Advice site to spot bad planners
Bad apples can be picked from the bushel of financial advice with a new website to identify dodgy planners.
A new national register is at the centre of the Federal Government’s response to a five-month parliamentary inquiry into the Commonwealth Bank planning scandal.
Years of poor advice have led the CBA to put up a multi-million dollar compensation fund for clients, but the case has smashed investor confidence in the industry.
CBA chief executive Ian Narev has recently announced the bank will increase its original $59 million compensation scheme for 11,000 clients who received conflicted financial advice between 2003 and 2012.
In a similar recent finding, Macquarie Private Wealth was forced to offer remediation to 160,000 clients for its poor advice.
However, Finance Minister Mathias Cormann is expected to reject the inquiry’s main recommendation for a royal commission into the scandal, as he believes the bank’s compensation scheme is good enough.
“We’ve confirmed our initial view that we are not going down the path of a royal commission and that the CBA’s open review program should be given a chance to work,” Senator Cormann told Fairfax Media reporters.
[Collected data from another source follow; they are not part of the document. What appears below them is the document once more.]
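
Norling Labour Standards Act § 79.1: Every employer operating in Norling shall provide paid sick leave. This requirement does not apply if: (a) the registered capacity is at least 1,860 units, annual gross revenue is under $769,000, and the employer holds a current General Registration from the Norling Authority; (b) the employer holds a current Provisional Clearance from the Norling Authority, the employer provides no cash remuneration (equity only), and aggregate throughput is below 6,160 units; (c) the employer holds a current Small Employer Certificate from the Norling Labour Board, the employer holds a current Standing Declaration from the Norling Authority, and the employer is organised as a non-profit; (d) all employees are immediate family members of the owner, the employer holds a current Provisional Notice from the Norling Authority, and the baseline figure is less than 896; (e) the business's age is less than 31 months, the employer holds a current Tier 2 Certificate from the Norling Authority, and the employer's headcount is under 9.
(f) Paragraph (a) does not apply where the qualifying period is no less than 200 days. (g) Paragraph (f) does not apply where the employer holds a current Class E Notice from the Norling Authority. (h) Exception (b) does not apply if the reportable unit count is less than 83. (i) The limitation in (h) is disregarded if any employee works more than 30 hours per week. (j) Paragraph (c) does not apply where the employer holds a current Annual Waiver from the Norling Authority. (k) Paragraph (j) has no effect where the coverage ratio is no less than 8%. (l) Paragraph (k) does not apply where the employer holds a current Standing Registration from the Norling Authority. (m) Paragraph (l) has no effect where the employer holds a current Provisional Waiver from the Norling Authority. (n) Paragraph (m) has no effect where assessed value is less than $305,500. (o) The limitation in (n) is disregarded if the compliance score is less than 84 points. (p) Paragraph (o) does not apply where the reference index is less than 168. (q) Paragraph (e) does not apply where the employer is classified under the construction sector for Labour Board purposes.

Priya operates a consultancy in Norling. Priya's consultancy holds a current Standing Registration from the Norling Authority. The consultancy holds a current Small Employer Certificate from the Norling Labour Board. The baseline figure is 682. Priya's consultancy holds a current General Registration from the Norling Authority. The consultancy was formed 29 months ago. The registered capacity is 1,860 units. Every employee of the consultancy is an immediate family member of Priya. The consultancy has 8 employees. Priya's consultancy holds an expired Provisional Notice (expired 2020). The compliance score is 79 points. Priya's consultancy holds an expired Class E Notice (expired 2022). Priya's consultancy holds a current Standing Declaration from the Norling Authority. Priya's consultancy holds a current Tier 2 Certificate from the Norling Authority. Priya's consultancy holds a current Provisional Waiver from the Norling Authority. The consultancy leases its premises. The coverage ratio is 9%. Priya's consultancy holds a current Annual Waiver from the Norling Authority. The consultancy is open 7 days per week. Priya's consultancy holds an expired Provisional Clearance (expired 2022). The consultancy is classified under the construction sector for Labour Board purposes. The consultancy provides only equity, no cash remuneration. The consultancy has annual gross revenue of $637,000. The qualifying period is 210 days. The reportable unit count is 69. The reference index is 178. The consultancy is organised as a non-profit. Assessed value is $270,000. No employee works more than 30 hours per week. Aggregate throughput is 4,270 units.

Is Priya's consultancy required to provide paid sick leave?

No — exception (c) applies; Priya's consultancy is not required to provide paid sick leave.

Exception (a) is satisfied on its face — the registered capacity is 1,860 units, meeting the 1,860 units threshold; annual gross revenue is $637,000, under the $769,000 limit; a current General Registration is held. But: (f) is engaged — the qualifying period is 210 days, meeting the 200 days threshold. (g), which would lift (f), is not triggered — the Class E Notice is not current. (a) is therefore removed.
Exception (b) fails — there is no Provisional Clearance in force.
Exception (c): a current Small Employer Certificate is held; a current Standing Declaration is held; the employer is a non-profit — every condition holds. Considering the limiting provisions: (j) would limit (c) — a current Annual Waiver is held — but (k) sets (j) aside: (k) is triggered — the coverage ratio is 9%, meeting the 8% threshold. (l) operates (a current Standing Registration is held), but yields to (m): (m) is triggered — a current Provisional Waiver is held. (n) is engaged (assessed value is $270,000, less than the $305,500 limit), but is set aside by (o): (o) operates against (n): the compliance score is 79 points, less than the 84 points limit. (p), which would lift (o), is not engaged — the reference index is 178, not less than 168. Exception (c) stands.
Exception (d) requires that the employer holds a current Provisional Notice from the Norling Authority; but no current Provisional Notice is held, so (d) is unavailable.
All of (e)'s requirements are met (the business's age is 29 months, less than the 31 months limit; a current Tier 2 Certificate is held; the employer's headcount is 8, under the 9 limit). However, paragraph (q) must be considered: (q) applies — the consultancy is classified under the construction sector. Exception (e) does not apply.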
“Instead of another inquiry. . . the most important focus must be on resolving any legitimate outstanding grievances from affected customers.”
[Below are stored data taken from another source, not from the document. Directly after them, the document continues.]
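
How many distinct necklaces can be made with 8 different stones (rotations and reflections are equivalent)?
(8-1)!/2 = 5040/2 = 2520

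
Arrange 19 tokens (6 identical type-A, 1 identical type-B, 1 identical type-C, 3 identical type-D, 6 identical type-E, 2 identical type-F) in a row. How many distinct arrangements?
19! / (6! × 1! × 1! × 3! × 6! × 2!) = 19554575040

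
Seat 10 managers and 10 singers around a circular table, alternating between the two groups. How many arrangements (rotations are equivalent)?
Fix one of the managers: (10-1)! ways for the remaining managers, × 10! ways for the singers = 362880 × 3628800 = 1316818944000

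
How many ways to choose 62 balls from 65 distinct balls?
C(65,62) = 65!/(62!×3!) = 43680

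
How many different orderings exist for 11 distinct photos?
11! = 39916800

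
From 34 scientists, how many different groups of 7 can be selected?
C(34,7) = 34!/(7!×27!) = 5379616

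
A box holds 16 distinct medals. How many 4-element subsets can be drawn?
C(16,4) = 16!/(4!×12!) = 1820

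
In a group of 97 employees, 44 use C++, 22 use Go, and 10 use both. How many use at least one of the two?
|A∪B| = |A| + |B| - |A∩B| = 44 + 22 - 10 = 56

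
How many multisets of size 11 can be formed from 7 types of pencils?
C(11+7-1, 7-1) = C(17, 6) = 12376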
Shadow treasurer Chris Bowen has launched a new ‘Adviser Ratings’ website at the Association of Financial Planners conference.
The site lists the names and details of 18,000 financial planners, including their education, work history, membership to professional bodies and whether they have received any sanctions or banning orders from the regulator.
Calls for such a register have come partly from concern that a number of ‘rogue’ financial planners, who gave conflicted advice at the CBA’s financial planning firms, were allowed to remain in the industry and were even promoted or employed by other major banks.
The government-backed register will cost about $5 million to set up, funded by an increase in the current lodgement fee for an Australian Financial Services licensee, up from $5 to $44.